Mbabazi, Besigye and Biraaro all took part in Museveni’s bush war.
Tumwine said he was proud of NRM’s 30-year stewardship for providing room for disagreement and harmony for all Ugandans to live together.
“As per our 10 point program, one point has less marks than others; fight against corruption. We did well in first 10 years.”
He said today, Ugandans are spending more time and effort on talking about corruption than fighting it.
“Ugandans are focusing less on solutions and more on replacing one person with another.”
Gen. Tumwine cited Egypt and Libya that were eager for change but never sat down to plan beyond change of government.
“I’m proud of the NRM Revolution’s achievements that include peace and stability and freedom for all.”
He added: “Uganda is democratic. In fact, we are over democratic.
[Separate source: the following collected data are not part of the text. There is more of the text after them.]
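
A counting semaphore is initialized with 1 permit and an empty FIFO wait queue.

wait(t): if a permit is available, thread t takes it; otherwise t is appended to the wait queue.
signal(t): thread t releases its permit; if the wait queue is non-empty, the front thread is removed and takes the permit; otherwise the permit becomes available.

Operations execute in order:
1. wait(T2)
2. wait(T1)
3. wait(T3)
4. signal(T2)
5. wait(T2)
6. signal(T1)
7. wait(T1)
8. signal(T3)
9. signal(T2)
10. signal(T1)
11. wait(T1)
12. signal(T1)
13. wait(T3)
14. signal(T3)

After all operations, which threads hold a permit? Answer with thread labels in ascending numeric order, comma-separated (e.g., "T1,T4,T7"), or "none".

Answer: none

Derivation:
Step 1: wait(T2) -> count=0 queue=[] holders={T2}
Step 2: wait(T1) -> count=0 queue=[T1] holders={T2}
Step 3: wait(T3) -> count=0 queue=[T1,T3] holders={T2}
Step 4: signal(T2) -> count=0 queue=[T3] holders={T1}
Step 5: wait(T2) -> count=0 queue=[T3,T2] holders={T1}
Step 6: signal(T1) -> count=0 queue=[T2] holders={T3}
Step 7: wait(T1) -> count=0 queue=[T2,T1] holders={T3}
Step 8: signal(T3) -> count=0 queue=[T1] holders={T2}
Step 9: signal(T2) -> count=0 queue=[] holders={T1}
Step 10: signal(T1) -> count=1 queue=[] holders={none}
Step 11: wait(T1) -> count=0 queue=[] holders={T1}
Step 12: signal(T1) -> count=1 queue=[] holders={none}
Step 13: wait(T3) -> count=0 queue=[] holders={T3}
Step 14: signal(T3) -> count=1 queue=[] holders={none}
Final holders: none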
But there have been mistakes made by individuals.”
Tumwine said there can never be movement without resistance.
He said all the presidential candidates in the 2016 race want to make Uganda better but insisted there will never be a perfect situation or 100% success.
Tumwine also said there has never been a succession queue in NRM.
“Back in the bush, who knew they would be alive?”
This is in reference to Besigye who once said Mbabazi accused him of trying to jump the queue to State House.
“We have never discussed a “queue” in the NRM. Whoever talked about the queue was merely positioning own interests,” Tumwine explained.
NRM can improve
Gen Tumwine said there is nobody who is beyond reproach and nobody is perfect.
“All of us are human beings. The biggest room in the world is the room for improvement.”
He said people were spending a lot of time discussing individuals instead of the NRM revolution.
“NRM is a “river” that is not about to dry up. We have had individuals who’ve disagreed and left but more are joining.”
He said NRM is celebrating 30 years of nurturing Uganda from the time when she wasn’t unable to do certain things up to now.
“What is important is not the things we leave behind for our children but what we leave in them. Values.”
“The theme is about 30 years of care; how we have managed to look after Uganda in 30 years. They should even be 35 years.
Most of the time, for 5 years, in the bush, Tumwine said, the fighters constantly asked themselves about where they were and where they were headed.